# Water conditioning



## Plumber Jim (Jun 19, 2008)

I was at a supply house today and saw a brochure for this water conditioner. Seems kinda odd, Not sure if it really does anything. Have any of you seen or know anything about them? 

http://www.superiorwatercond.com/pr...=10&text=&EPCString1=&EPCString2=&EPCString3=


----------



## Redwood (Sep 8, 2008)

> *Although the Superior Water Conditioner® does not actually soften water as a salt-using, ion-exchange softener does,* many of our customers report increased facility in rinsing soap off with less residue left behind. A Superior Water Conditioner® can also be used in conjunction with a filter if iron is present.


The answer was staring you in the face...:laughing:

The only proven method of softening water is the Ion-Exchange Method....:thumbup:

Don't let them fast talkin radio frequency magnet salespeople get your money...:laughing:


----------



## user2090 (Sep 26, 2009)

Its a shame that supply houses are now trying to hock that crap.


----------



## nhmaster3015 (Aug 5, 2008)

Jim, I am a self proclaimed expert on this junk. Take a look at this guys site.

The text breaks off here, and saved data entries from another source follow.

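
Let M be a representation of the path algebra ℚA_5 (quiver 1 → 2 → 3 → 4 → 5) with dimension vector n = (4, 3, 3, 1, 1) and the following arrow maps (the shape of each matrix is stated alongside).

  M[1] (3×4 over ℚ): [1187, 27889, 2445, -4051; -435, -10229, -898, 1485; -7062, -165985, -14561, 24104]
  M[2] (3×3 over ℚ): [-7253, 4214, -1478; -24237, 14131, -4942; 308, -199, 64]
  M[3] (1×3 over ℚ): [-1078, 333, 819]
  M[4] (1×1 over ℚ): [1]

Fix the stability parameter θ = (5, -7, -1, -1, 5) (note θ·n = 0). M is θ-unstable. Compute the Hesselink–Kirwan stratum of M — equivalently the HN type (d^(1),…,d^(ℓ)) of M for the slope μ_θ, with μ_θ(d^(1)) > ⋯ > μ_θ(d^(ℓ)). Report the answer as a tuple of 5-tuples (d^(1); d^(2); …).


Via rank(M_{q-1}∘⋯∘M_p): M ≅ I[1,1], I[1,2], I[1,3], I[1,5], I[3,3].
μ_θ-semistable layers: μ^(1)=5; μ^(2)=-1

((1, 0, 0, 0, 1); (3, 3, 3, 1, 0))


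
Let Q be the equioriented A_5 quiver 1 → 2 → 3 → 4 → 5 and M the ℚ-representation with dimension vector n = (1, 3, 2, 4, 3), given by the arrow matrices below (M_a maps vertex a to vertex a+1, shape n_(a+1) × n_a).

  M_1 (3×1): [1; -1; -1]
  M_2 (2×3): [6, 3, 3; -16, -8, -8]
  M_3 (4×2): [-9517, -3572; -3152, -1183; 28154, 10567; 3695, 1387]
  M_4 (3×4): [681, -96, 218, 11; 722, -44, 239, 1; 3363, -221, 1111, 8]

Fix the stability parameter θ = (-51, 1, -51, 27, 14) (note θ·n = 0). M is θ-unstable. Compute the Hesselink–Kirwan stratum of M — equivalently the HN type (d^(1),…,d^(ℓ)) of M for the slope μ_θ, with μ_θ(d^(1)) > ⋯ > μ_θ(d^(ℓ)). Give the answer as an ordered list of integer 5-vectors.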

www.chem1.com/CQ/mag*scams*.html


----------



## Protech (Sep 22, 2008)

Yep, that pretty much covers it.



nhmaster3015 said:


> Jim, I am a self proclaimed expert on this junk. Take a look at this guys site.
> 
> www.chem1.com/CQ/mag*scams*.html


----------



## Tankless (Jun 12, 2008)

I have a good customer that is dead set on buying this thing: http://www.treatwater.us/

I have spent so much time going over what a softer does and why he needs one...I just don't care anymore. He just sent me an email stating he is buying one and if I would put it in with a filter after his tankless to catch the scale.....sigh.....

Anyone used this particular piece of junk science before?

edit: He is buying this POS: http://www.treatwater.us/housetron.html


----------



## TheMaster (Jun 12, 2009)

Tankless said:


> I have a good customer that is dead set on buying this thing: http://www.treatwater.us/
> 
> I have spent so much time going over what a softer does and why he needs one...I just don't care anymore. He just sent me an email stating he is buying one and if I would put it in with a filter after his tankless to catch the scale.....sigh.....
> 
> Anyone used this particular piece of junk science before?


 Go get paid...dont worry about it. Add in some money for all your lessons that he's decided to ignore...while he throwing money away,let him throw some your way.


----------



## JK949 (Mar 18, 2009)

Tankless said:


> I have a good customer that is dead set on buying this thing: http://www.treatwater.us/
> 
> I have spent so much time going over what a softer does and why he needs one...I just don't care anymore. He just sent me an email stating he is buying one and if I would put it in with a filter after his tankless to catch the scale.....sigh.....
> 
> ...



HAHAHAHAHA!!! "Housetron" has to be the quackiest name for a water device I've ever heard of. Looks like it shouldn't be too hard to install.


----------



## Protech (Sep 22, 2008)

Sorry red, but I finally get to prove you wrong on something. Reverse ozmosis is a valid (though usually not cost effective) method to soften water.



Redwood said:


> The answer was staring you in the face...:laughing:
> 
> The only proven method of softening water is the Ion-Exchange Method....:thumbup:
> 
> Don't let them fast talkin radio frequency magnet salespeople get your money...:laughing:


----------



## Plumber Jim (Jun 19, 2008)

I figured it sounded like nonsense but was surprised to see it in the supply house and was curious if any of you had seen it.


----------



## breid1903 (Feb 8, 2009)

*spot on tm*

it's his money. i have no right to tell anyone what to do. i would tell him once. then shut up and take my money. it doesn't violate code does it. i have seen coffee cans with who knows what inside. customers swore they work. who knows. read the numbers in drug tests. it's not unusual to see 25% placebo effect. go figure. breid.............:rockon:


----------



## Redwood (Sep 8, 2008)

Protech said:


> Sorry red, but I finally get to prove you wrong on something. Reverse ozmosis is a valid *(though usually not cost effective)* method to soften water.


Yea and so is distillation....:laughing:

Keep trying kid!


----------



## Protech (Sep 22, 2008)

Well, it is not nearly expensive as distillation. The downside is the electrical consumption and the calcium carbonate.



Redwood said:


> Yea and so is distillation....:laughing:
> 
> Keep trying kid!


----------